PENNSYLVANIA — Following a drop from a five-star to one-star rating, a county nursing home in Greensburg was sold in January.

Allserve Business Support of Penn Township bought Premier Healthcare and soon replaced the Westmoreland Manor administrator, the Pittsburgh Post-Gazette reported. 

Deficiencies included malfunctioning elevators, food temperature and procedures for the use of catheters, the paper reported.

The facility received a $5,000 fine from the state and $14,000 federal fine. 

Scabies outbreak in Boston 

MASSACHUSETTS —  State officials were investigating a scabies outbreak in a long-term care dementia unit in early February, according to local reports.

The nursing home, Woodbriar Health Center, is owned by Synergy Health Centers. The chain has been frequently accused by the state and families of poor care, but told the Boston Globe the scabies situation “was properly handled.”

Monitoring bills introduced

NEW JERSEY — Two new bills that would allow the use of electronic monitoring devices in nursing homes were introduced in the state assembly.

The first bill would require nursing homes to allow residents or their families to monitor resident rooms through use of video surveillance cameras, audio devices or video conference software. 

The nursing home would also have to inform residents and their representatives of the residents’ right to electronic monitoring. 

The second bill, also introduced on January 27, would similarly allow residents and their families to monitor and record the resident’s room, upon completion of a consent packet provided by the Department of Health.

The consent packet would include signatures of consent from the resident and any roommates, identify the type of electronic monitoring device that will be used and expressly release the facility from any civil liability for violation of the resident’s privacy rights relating to their room being monitored.

Both bills have been referred to the Assembly Health and Senior Services Committee.

West

Nurses win big in lottery

california — A group of thirteen nursing home nurses was one number away from winning January’s history-making $1.5 billion Powerball jackpot, but will still take home nearly $50,000 each.

The nurses, who work at Brookside Healthcare Center in Redlands, each contributed $10 to buy 65 lottery tickets. One of those tickets matched five of the six Powerball numbers for the biggest jackpot in history.

The group is planning to split the $638,146 prize. The winners plan to invest the money, take vacations and may even buy matching Louis Vuitton handbags, according to local reports.

Another nurse also missed the Powerball jackpot by one number, but will take $779,264 in winners.

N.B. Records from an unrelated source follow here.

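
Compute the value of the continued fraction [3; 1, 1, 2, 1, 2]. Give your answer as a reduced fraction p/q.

a_0 = 3: 3/1
a_1 = 1: 4/1
a_2 = 1: 7/2
a_3 = 2: 18/5
a_4 = 1: 25/7
a_5 = 2: 68/19

68/19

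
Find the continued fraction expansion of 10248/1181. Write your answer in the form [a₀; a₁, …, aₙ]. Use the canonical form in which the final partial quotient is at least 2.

[8; 1, 2, 10, 38]

Repeatedly divide and take the remainder:
10248 ÷ 1181 → quotient 8, remainder 800
1181 ÷ 800 → quotient 1, remainder 381
800 ÷ 381 → quotient 2, remainder 38
381 ÷ 38 → quotient 10, remainder 1
38 ÷ 1 → quotient 38, remainder 0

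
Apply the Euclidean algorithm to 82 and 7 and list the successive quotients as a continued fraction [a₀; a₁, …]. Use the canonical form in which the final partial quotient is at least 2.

⌊82/7⌋ = 11, remainder 5
⌊7/5⌋ = 1, remainder 2
⌊5/2⌋ = 2, remainder 1
⌊2/1⌋ = 2, remainder 0

[11; 1, 2, 2]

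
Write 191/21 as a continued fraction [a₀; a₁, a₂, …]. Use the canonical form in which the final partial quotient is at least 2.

191 = 9·21 + 2, so a_0 = 9
21 = 10·2 + 1, so a_1 = 10
2 = 2·1 + 0, so a_2 = 2

[9; 10, 2]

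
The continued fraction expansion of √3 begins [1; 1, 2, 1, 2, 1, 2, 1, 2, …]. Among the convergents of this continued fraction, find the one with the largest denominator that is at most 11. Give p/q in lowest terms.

19/11

List convergents until the denominator exceeds the bound:
a_0 = 1: 1/1  (≤ bound)
a_1 = 1: 2/1  (≤ bound)
a_2 = 2: 5/3  (≤ bound)
a_3 = 1: 7/4  (≤ bound)
a_4 = 2: 19/11  (≤ bound)
a_5 = 1: 26/15  (> 11, stop)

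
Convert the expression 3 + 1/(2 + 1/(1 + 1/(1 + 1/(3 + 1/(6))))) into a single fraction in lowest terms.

383/113

a_0 = 3: 3/1
a_1 = 2: 7/2
a_2 = 1: 10/3
a_3 = 1: 17/5
a_4 = 3: 61/18
a_5 = 6: 383/113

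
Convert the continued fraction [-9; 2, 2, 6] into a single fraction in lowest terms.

Collapse the nested fraction from the inside out:
Start with 6.
2 + 1/(6/1) = 2 + 1/6 = 13/6
2 + 1/(13/6) = 2 + 6/13 = 32/13
-9 + 1/(32/13) = -9 + 13/32 = -275/32

-275/32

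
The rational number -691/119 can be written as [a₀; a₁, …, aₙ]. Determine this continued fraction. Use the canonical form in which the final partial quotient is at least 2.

[-6; 5, 5, 1, 3]

Repeatedly divide and take the remainder:
-691 ÷ 119 → quotient -6, remainder 23
119 ÷ 23 → quotient 5, remainder 4
23 ÷ 4 → quotient 5, remainder 3
4 ÷ 3 → quotient 1, remainder 1
3 ÷ 1 → quotient 3, remainder 0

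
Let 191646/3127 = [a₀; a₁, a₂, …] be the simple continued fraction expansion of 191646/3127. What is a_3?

11

Repeatedly divide and take the remainder:
⌊191646/3127⌋ = 61, remainder 899
⌊3127/899⌋ = 3, remainder 430
⌊899/430⌋ = 2, remainder 39
⌊430/39⌋ = 11, remainder 1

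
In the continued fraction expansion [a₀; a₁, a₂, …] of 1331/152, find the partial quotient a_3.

9

Repeatedly divide and take the remainder:
⌊1331/152⌋ = 8, remainder 115
⌊152/115⌋ = 1, remainder 37
⌊115/37⌋ = 3, remainder 4
⌊37/4⌋ = 9, remainder 1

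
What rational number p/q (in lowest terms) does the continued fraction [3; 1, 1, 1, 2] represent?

29/8

Start with 2.
1 + 1/(2/1) = 1 + 1/2 = 3/2
1 + 1/(3/2) = 1 + 2/3 = 5/3
1 + 1/(5/3) = 1 + 3/5 = 8/5
3 + 1/(8/5) = 3 + 5/8 = 29/8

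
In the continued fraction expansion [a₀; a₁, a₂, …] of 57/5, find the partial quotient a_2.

2

Repeatedly divide and take the remainder:
57 = 11·5 + 2, so a_0 = 11
5 = 2·2 + 1, so a_1 = 2
2 = 2·1 + 0, so a_2 = 2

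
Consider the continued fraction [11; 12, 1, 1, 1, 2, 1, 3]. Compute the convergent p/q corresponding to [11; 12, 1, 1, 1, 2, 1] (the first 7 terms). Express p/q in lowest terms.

1540/139

Collapse the nested fraction from the inside out:
Start with 1.
2 + 1/(1/1) = 2 + 1/1 = 3/1
1 + 1/(3/1) = 1 + 1/3 = 4/3
1 + 1/(4/3) = 1 + 3/4 = 7/4
1 + 1/(7/4) = 1 + 4/7 = 11/7
12 + 1/(11/7) = 12 + 7/11 = 139/11
11 + 1/(139/11) = 11 + 11/139 = 1540/139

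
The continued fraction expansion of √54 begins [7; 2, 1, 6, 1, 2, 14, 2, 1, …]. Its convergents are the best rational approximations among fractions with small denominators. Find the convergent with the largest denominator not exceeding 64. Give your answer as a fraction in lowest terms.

169/23

a_0 = 7: 7/1  (≤ bound)
a_1 = 2: 15/2  (≤ bound)
a_2 = 1: 22/3  (≤ bound)
a_3 = 6: 147/20  (≤ bound)
a_4 = 1: 169/23  (≤ bound)
a_5 = 2: 485/66  (> 64, stop)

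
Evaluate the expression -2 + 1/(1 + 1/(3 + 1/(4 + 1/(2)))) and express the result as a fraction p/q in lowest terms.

-47/38

Work from the innermost term outward:
Start with 2.
4 + 1/(2/1) = 4 + 1/2 = 9/2
3 + 1/(9/2) = 3 + 2/9 = 29/9
1 + 1/(29/9) = 1 + 9/29 = 38/29
-2 + 1/(38/29) = -2 + 29/38 = -47/38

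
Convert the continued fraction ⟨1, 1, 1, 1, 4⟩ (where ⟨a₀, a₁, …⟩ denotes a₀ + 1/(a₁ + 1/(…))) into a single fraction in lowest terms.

23/14

Start with 4.
1 + 1/(4/1) = 1 + 1/4 = 5/4
1 + 1/(5/4) = 1 + 4/5 = 9/5
1 + 1/(9/5) = 1 + 5/9 = 14/9
1 + 1/(14/9) = 1 + 9/14 = 23/14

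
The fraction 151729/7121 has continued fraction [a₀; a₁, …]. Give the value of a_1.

⌊151729/7121⌋ = 21, remainder 2188
⌊7121/2188⌋ = 3, remainder 557

3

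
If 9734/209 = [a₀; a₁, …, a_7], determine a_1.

Run the Euclidean algorithm, recording each quotient:
⌊9734/209⌋ = 46, remainder 120
⌊209/120⌋ = 1, remainder 89

1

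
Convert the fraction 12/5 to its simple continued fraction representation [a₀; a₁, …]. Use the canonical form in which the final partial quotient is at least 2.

[2; 2, 2]

12 = 2·5 + 2, so a_0 = 2
5 = 2·2 + 1, so a_1 = 2
2 = 2·1 + 0, so a_2 = 2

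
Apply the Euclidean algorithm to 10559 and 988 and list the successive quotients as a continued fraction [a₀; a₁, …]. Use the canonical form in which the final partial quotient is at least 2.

[10; 1, 2, 5, 15, 4]

Apply division with remainder until the remainder is 0:
10559 = 10·988 + 679, so a_0 = 10
988 = 1·679 + 309, so a_1 = 1
679 = 2·309 + 61, so a_2 = 2
309 = 5·61 + 4, so a_3 = 5
61 = 15·4 + 1, so a_4 = 15
4 = 4·1 + 0, so a_5 = 4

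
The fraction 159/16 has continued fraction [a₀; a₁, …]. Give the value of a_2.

15

Apply division with remainder until the remainder is 0:
⌊159/16⌋ = 9, remainder 15
⌊16/15⌋ = 1, remainder 1
⌊15/1⌋ = 15, remainder 0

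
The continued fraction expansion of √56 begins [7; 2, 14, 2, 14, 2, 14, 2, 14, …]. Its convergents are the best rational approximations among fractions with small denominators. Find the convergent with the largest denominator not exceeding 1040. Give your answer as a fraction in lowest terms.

6503/869

List convergents until the denominator exceeds the bound:
a_0 = 7: 7/1  (≤ bound)
a_1 = 2: 15/2  (≤ bound)
a_2 = 14: 217/29  (≤ bound)
a_3 = 2: 449/60  (≤ bound)
a_4 = 14: 6503/869  (≤ bound)
a_5 = 2: 13455/1798  (> 1040, stop)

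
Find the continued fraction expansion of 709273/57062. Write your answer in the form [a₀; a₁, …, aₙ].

⌊709273/57062⌋ = 12, remainder 24529
⌊57062/24529⌋ = 2, remainder 8004
⌊24529/8004⌋ = 3, remainder 517
⌊8004/517⌋ = 15, remainder 249
⌊517/249⌋ = 2, remainder 19
⌊249/19⌋ = 13, remainder 2
⌊19/2⌋ = 9, remainder 1
⌊2/1⌋ = 2, remainder 0

[12; 2, 3, 15, 2, 13, 9, 2]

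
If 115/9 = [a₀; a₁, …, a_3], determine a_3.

115 = 12·9 + 7, so a_0 = 12
9 = 1·7 + 2, so a_1 = 1
7 = 3·2 + 1, so a_2 = 3
2 = 2·1 + 0, so a_3 = 2

2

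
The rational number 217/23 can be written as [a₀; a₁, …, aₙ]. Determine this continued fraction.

Repeatedly divide and take the remainder:
217 = 9·23 + 10, so a_0 = 9
23 = 2·10 + 3, so a_1 = 2
10 = 3·3 + 1, so a_2 = 3
3 = 3·1 + 0, so a_3 = 3

[9; 2, 3, 3]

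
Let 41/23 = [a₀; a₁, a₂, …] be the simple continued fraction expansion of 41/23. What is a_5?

41 = 1·23 + 18, so a_0 = 1
23 = 1·18 + 5, so a_1 = 1
18 = 3·5 + 3, so a_2 = 3
5 = 1·3 + 2, so a_3 = 1
3 = 1·2 + 1, so a_4 = 1
2 = 2·1 + 0, so a_5 = 2

2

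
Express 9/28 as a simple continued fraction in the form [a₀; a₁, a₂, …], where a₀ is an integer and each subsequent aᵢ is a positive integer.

Repeatedly divide and take the remainder:
⌊9/28⌋ = 0, remainder 9
⌊28/9⌋ = 3, remainder 1
⌊9/1⌋ = 9, remainder 0

[0; 3, 9]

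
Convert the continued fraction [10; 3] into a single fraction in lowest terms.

Starting at the tail and folding back:
Start with 3.
10 + 1/(3/1) = 10 + 1/3 = 31/3

31/3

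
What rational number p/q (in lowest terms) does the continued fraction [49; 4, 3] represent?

640/13

Collapse the nested fraction from the inside out:
Start with 3.
4 + 1/(3/1) = 4 + 1/3 = 13/3
49 + 1/(13/3) = 49 + 3/13 = 640/13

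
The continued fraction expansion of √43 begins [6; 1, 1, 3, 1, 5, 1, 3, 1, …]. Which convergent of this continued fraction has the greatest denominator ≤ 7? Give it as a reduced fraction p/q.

46/7

a_0 = 6: 6/1  (≤ bound)
a_1 = 1: 7/1  (≤ bound)
a_2 = 1: 13/2  (≤ bound)
a_3 = 3: 46/7  (≤ bound)
a_4 = 1: 59/9  (> 7, stop)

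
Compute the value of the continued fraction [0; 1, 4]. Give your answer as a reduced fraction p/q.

4/5

Work from the innermost term outward:
Start with 4.
1 + 1/(4/1) = 1 + 1/4 = 5/4
0 + 1/(5/4) = 0 + 4/5 = 4/5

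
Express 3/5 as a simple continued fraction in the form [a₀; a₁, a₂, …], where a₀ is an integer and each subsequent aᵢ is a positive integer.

[0; 1, 1, 2]

Apply division with remainder until the remainder is 0:
3 = 0·5 + 3, so a_0 = 0
5 = 1·3 + 2, so a_1 = 1
3 = 1·2 + 1, so a_2 = 1
2 = 2·1 + 0, so a_3 = 2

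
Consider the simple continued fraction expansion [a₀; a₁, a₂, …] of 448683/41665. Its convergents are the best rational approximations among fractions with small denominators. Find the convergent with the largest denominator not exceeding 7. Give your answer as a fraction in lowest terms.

43/4

a_0 = 10: 10/1  (≤ bound)
a_1 = 1: 11/1  (≤ bound)
a_2 = 3: 43/4  (≤ bound)
a_3 = 3: 140/13  (> 7, stop)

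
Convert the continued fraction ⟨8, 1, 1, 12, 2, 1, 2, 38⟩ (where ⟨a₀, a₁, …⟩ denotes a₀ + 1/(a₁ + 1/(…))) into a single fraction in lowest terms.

a_0 = 8: 8/1
a_1 = 1: 9/1
a_2 = 1: 17/2
a_3 = 12: 213/25
a_4 = 2: 443/52
a_5 = 1: 656/77
a_6 = 2: 1755/206
a_7 = 38: 67346/7905

67346/7905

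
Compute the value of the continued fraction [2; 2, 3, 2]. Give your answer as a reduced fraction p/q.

39/16

Start with 2.
3 + 1/(2/1) = 3 + 1/2 = 7/2
2 + 1/(7/2) = 2 + 2/7 = 16/7
2 + 1/(16/7) = 2 + 7/16 = 39/16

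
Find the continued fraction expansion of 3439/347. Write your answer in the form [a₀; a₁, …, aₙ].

⌊3439/347⌋ = 9, remainder 316
⌊347/316⌋ = 1, remainder 31
⌊316/31⌋ = 10, remainder 6
⌊31/6⌋ = 5, remainder 1
⌊6/1⌋ = 6, remainder 0

[9; 1, 10, 5, 6]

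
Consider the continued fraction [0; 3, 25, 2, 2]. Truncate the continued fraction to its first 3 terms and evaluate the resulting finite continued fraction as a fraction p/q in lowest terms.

25/76

Start with 25.
3 + 1/(25/1) = 3 + 1/25 = 76/25
0 + 1/(76/25) = 0 + 25/76 = 25/76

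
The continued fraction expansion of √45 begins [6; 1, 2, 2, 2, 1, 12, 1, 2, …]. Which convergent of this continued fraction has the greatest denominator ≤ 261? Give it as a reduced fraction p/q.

a_0 = 6: 6/1  (≤ bound)
a_1 = 1: 7/1  (≤ bound)
a_2 = 2: 20/3  (≤ bound)
a_3 = 2: 47/7  (≤ bound)
a_4 = 2: 114/17  (≤ bound)
a_5 = 1: 161/24  (≤ bound)
a_6 = 12: 2046/305  (> 261, stop)

161/24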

Jessa Mae Del Barrio, a certified nursing assistant from Las Vegas, said her winnings will help her career — she is studying for her registered nursing exam.

The news was a happy contrast to the story of a nurse at another California nursing home, who was identified by early reports as the winner of the big jackpot — but turned out to be the victim of a prank by her son.

Her ticket was purchased by Brius Healthcare Services owner Shlomo Rechnitz, who bought 18,000 Powerball tickets for employees and residents.

Hope for dual eligibles

WASHINGTON — The preliminary results of a demonstration program testing care coordination for Medicare-Medicaid dual eligibles are “encouraging,” according to federal officials.

The Washington State demonstration, which began in July 2013, saved  $21.6 million in Medicare spending between its start and December 2014, Centers for Medicare & Medicaid Deputy Administrator and Chief Medical Officer Patrick Conway, M.D., said in a blog.

That 6% boost in savings is an “encouraging first look” at how the demonstration can help improve care coordination for high-risk, high-cost dual
eligibles, Conway said. 

Future analysis of the program is expected to include Medicaid spending estimates as the data becomes available.